Mobilize to Fight Depression

Many people who suffer with depression find themselves immobilized or unable to get motivated to perform normal everyday activities. The more depressed a person becomes the more immobilized they feel. The less they accomplish the more depressed they become. The reason for this is, that feeling immobilized is not only a symptom of depression, it is also a cause. This becomes a downward spiral of depression that causes a withdrawal from life and a self-imposed isolation – which also prolongs depression.

Activity Scheduling

Here is a simple solution is to push oneself to do more, to reach for a higher level of activity despite not wanting to or not being in the mood to do anything. Cognitive Behavior psychologists developed a technique known as “activity scheduling,” that is effective in re-energizing a depressed person, and can significantly aid in overcoming and reducing depression.

Make a List

The technique of scheduling involves making a list of two different types of activities. Simply make two columns. In the first column list what you feel are pleasurable activities. In the other column list those activities that give you a feeling of mastery. You can include those activities that might give you both pleasure and a feeling of mastery.

Make Your Chart

This program of activity scheduling begins by creating a simple weekly scheduling chart or spreadsheet. Begin by creating a grid of 8 vertical columns with 14 horizontal rows. Beginning at the top, second column write the days of the week across the top row of the page or spreadsheet. At the left column, second row, begin writing the hours of the day beginning with 6:00AM and ending with 6:00PM in the last row. When you are finished you will have a weekly grid with all seven days across the top and every hour going down the left side ending at 6:00PM. You will need 8 weekly schedules, so print or photocopy the original sheet.

Pleasure and Mastery

Next, write a brief description of your day’s activities inside each square. If you don’t know what activity in advance, fill in the squares when you have more time or when you return home. During the first week of activities, pay close attention to the two aspects of your experience, pleasure and mastery. If the activity that you performed gave you pleasure, write or type a “P” in the square and give it a pleasure rating on a scale of one to ten, one being minimal pleasure and ten being pure joy or maximum pleasure. Do the same for those activities that you performed that gave you a sense of mastery and write or type an “M” in that box, and give it a rating from one to ten, one being minimum mastery and difficult to accomplish, ten being an extreme sense of mastery and easy to accomplish. By the end of the first week you should have some squares with a “P” and some squares with an “M” with your individual ratings. It is important to rate these activities in the moment, not before you became depressed.

Keep Track

Keeping track of your pleasure and mastery activities is crucial in the first step, and may help you to recognize how your life has gotten out of balance. That many things you used to enjoy are no longer part of your week, or that your current activities don’t energize you or provide little nourishment. You will also as you rate your mastery activities that you still do things to cope and you are still trying hard, which are positive achievements just the same. You haven’t completely stopped trying.

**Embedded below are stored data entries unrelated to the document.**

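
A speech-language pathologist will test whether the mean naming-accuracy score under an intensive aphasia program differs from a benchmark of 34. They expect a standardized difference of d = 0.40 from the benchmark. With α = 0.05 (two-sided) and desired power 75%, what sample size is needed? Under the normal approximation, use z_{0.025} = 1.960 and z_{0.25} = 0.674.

For a one-sample test: n = ((z_{α/2} + z_β) / d)².
z_{α/2} + z_β = 1.960 + 0.674 = 2.634.
n = (2.634 / 0.40)² = 6.585² = 43.36.
Round up.

n = 44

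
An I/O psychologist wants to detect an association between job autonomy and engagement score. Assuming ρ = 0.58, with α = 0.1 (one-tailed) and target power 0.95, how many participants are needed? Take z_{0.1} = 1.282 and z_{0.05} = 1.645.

n = 23

Fisher's z: C = ½·ln((1+r)/(1−r)) = ½·ln(3.7619) = 0.6625.
n = ((z_{α} + z_β)/C)² + 3.
(1.282 + 1.645) / 0.6625 = 2.927 / 0.6625 = 4.418.
n = 4.418² + 3 = 19.52 + 3 = 22.5.
Round up.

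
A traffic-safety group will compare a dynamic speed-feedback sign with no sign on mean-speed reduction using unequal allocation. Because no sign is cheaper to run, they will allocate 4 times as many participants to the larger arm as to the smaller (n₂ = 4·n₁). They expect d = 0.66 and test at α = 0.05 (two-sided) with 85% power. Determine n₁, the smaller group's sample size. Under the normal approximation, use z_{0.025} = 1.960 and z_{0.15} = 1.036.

With allocation ratio k = n₂/n₁ = 4, Var(x̄₁−x̄₂) = σ²(1/n₁ + 1/(k·n₁)) = σ²·(k+1)/(k·n₁).
So n₁ = (1 + 1/k)·((z_{α/2} + z_β)/d)² = 1.250 × (2.996/0.66)².
n₁ = 1.250 × 20.61 = 25.8.
Round up: n₁ = 26, giving n₂ = 4 × 26 = 104.

n₁ = 26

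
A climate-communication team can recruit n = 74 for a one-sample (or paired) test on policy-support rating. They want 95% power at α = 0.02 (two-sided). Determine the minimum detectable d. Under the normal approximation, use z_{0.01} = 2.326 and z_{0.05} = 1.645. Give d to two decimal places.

For a single sample (or paired design) of n = 74: d_min = (z_{α/2} + z_β)/√n.
z-sum = 2.326 + 1.645 = 3.971.
d_min = 3.971 / √74 = 3.971 / 8.602 = 0.462.

d_min ≈ 0.46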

Once you’ve completed your first week, you will be able to see times where you could have scheduled additional activities either for pleasure or mastery or both.

Add New Activities

Next, see if you can find at least ten hours during the week when you can schedule new pleasure or mastery activities to replace those ten that didn’t give you anything. Some unpleasant activities might not be able to be replaced such as school or work. Just work around those.

Make New Activities Lists for Later

Before your second week begins, make a new chart for the week and schedule in all your activities for the week that you know, including the replacement activities. In your spare time make two new lists of pleasurable activities and new mastery activities you would like to do. These can be very simple activities, like taking out the trash, folding the laundry, going to the library etc.

Try to Predict Rates of Achievement

For the following week write predictions on the new chart of the amount of pleasure or achievement they feel like to you during the planning. At the end of the week, compare your actual pleasure or achievement ratings with your predictions.

This can show how your depression may distort your thinking when planning and predicting. Also, it may show how your replacement activities are more rewarding in reality than you first thought. 

Weed Out Unrewarding Activities

Continue each new week by “weeding out” unrewarding activities and replacing them with potentially rewarding activities that you may have forgotten. Continue each new week in the same manner until you see significant satisfaction with both pleasure and mastery activities and a marked improvement in your level of depression.

 

 

This report is not a diagnosis. We hope this information can guide you toward improving your life.